Small untuned loop for receiving – NEC model

A correspondent wrote suggesting that he had seen online NEC patterns showing a 30″ square small untuned loop to have a gain of around 10dBi, more than 30dB better than given by Calculate small loop Antenna Factor.

Firstly, lets describe a loop for study, a square diamond with sides of 760mm (30″) of 2mm diameter copper fed in one corner at 7.1MHz.

Calculate small loop Antenna Factor

Calculate small loop Antenna Factor models a small loop in free space (therefore does not include ground losses).

Above is the calculator result, the key figures are Antenna Factor 31.75dB and Gain -44.5dBi.

NEC-4.2 model

An NEC-4.2 model was constructed with external excitation (1V/m) incident on the loop which has a 50+j0Ω load inserted at the feed point to represent the receiver load.

Here is the model source.

CM Small square untuned loop
CM NEC-4.2
CM 1. Plane wave excitation
CM Owen Duffy
CM Note: rotations might not work properly in various NEC-2 versions, beware of segment size issues in NEC-2.
GW    1    5    -0.38    0    -0.38    0.38    0    -0.38    0.001
GM    1    3    0    90    0    0    0    0    1
GM    0    0    0    90    0    0    0    2    1
GE    0
LD    5    0    0    0    58000000
LD    4    1    1    1    50    0
GN    -1
EX    1    1    1    0    45    0    0    0    0    0
FR    0    0    0    0    7.1    0

The key result to be extracted from the model run is the current in the 50Ω resistor in segment 1 of wire 1. The magnitude of the current is 5.1204E-04, so the voltage developed in the resistor V=5.1074-04*50=0.02554V. Antenna Factor is the ratio of the E field excitation to the terminal voltage of the receiver, so in dB it is 20*log(1/0.02554) =31.83 dB/m.

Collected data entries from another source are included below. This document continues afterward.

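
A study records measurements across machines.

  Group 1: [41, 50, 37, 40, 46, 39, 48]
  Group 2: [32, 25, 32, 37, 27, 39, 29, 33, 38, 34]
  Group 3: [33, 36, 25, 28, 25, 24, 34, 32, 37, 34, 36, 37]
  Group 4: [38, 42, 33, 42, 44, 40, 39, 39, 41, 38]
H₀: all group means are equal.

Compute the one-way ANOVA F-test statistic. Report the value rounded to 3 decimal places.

test statistic = 13.550

Group means [43.00, 32.60, 31.75, 39.60], grand mean 36.000
SSB = Σnᵢ(x̄ᵢ−x̄)² = 804.950; SSW = ΣΣ(x−x̄ᵢ)² = 693.050
MSB = 804.950/3 = 268.3167; MSW = 693.050/35 = 19.8014
F = MSB/MSW = 13.5504
df = (3, 35)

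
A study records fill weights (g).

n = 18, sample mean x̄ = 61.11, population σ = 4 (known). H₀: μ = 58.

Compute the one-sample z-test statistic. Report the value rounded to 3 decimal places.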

The NEC model’s 31.83 dB/m is close to the calculator prediction of 31.75dB/m, but includes the benefit of the lossy ground reflection .

Likewise, Gain calculated from the NEC Antenna Factor of 31.83 dB/m is -44.6 dB, about a tenth of a dB of the original calculator prediction.

Of course, transmission line loss to receiver needs to be factored in separately.


Within the stated limits of the models, valid models should provide consistent results, and they do in this case.

Results should be validated by measurement, and whilst I have not measured this particular loop, I have validated a slightly smaller loop (600mm square) that I use regularly for field strength measurement and so have confidence in the modelling tools for this application.

My correspondent’s report of a 30″ square untuned loop with gain of -10dBi on 7MHz suggests a misunderstanding or the online expert’s model is seriously flawed.

It is common that extravagant claims are made of small loops by would be aficionados, be wary.